The stability I had found deteriorated quickly in college, and by 19, I was physically and emotionally exhausted. My destructive coping mechanisms were putting me in serious danger on a regular basis. I sought help because my life depended on it. I threw myself into therapy, into Alcoholics Anonymous, and I advocated to adjust my medication. Slowly, life got better. Eventually, something incredible happened: I developed a powerful sense of self-preservation. At 23, I am still sober, although I am humbled by the fact that when it comes to addiction, the odds are stacked against me.

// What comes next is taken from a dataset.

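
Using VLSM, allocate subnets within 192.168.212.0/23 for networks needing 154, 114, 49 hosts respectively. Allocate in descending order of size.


154 hosts -> /24 (254 usable): 192.168.212.0/24
114 hosts -> /25 (126 usable): 192.168.213.0/25
49 hosts -> /26 (62 usable): 192.168.213.128/26
Allocation: 192.168.212.0/24 (154 hosts, 254 usable); 192.168.213.0/25 (114 hosts, 126 usable); 192.168.213.128/26 (49 hosts, 62 usable)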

The day finally came when my baby left my womb and in an instant, he no longer needed the cord that connected us for nine months. Our bodies became two separate entities, and my body was now postpartum. During those first few weeks, I stood over the crib each night while the baby slept in 90-minute intervals to watch him breathe. I called the pediatrician about everything imaginable: the color of his poop, too much snot, too much crying, not enough crying—the list was endless. Miraculously, though, I did not experience any depressive symptoms.

Because I had experience with crippling anxiety in the past, I recognized this and stayed extremely connected to my support network. I shared about my emotions in AA meetings and had an enormous number of sober women with children offer me their time and resources. These women checked in on me regularly and helped to stave off the isolation that I felt in those early postpartum weeks. I reached out to family when I needed help and spoke with my psychiatrist twice a week for the first month.

Anxiety is normal for new moms, but after a decade in and out of mental health care, I knew I didn’t have to suffer just because people say something is “normal.” I was in pain, and I didn’t have to settle for staying in pain. I started CBT to combat the loud alarms going off in my brain that told me my son was constantly in danger and nothing was safe. Had it not been for my mental health literacy as a direct result of my own experience, I would not have known to suggest CBT for myself.

I have never had more gratitude for my experience with mental health than I have since becoming a mom. It is a direct result of my history that I feel comfortable opening up and seeking assistance. While my past did heighten my risk of adverse outcomes, it also equipped me with a toolbox full of coping strategies and a phone full of friends, family and professionals who came to my aid when I was struggling.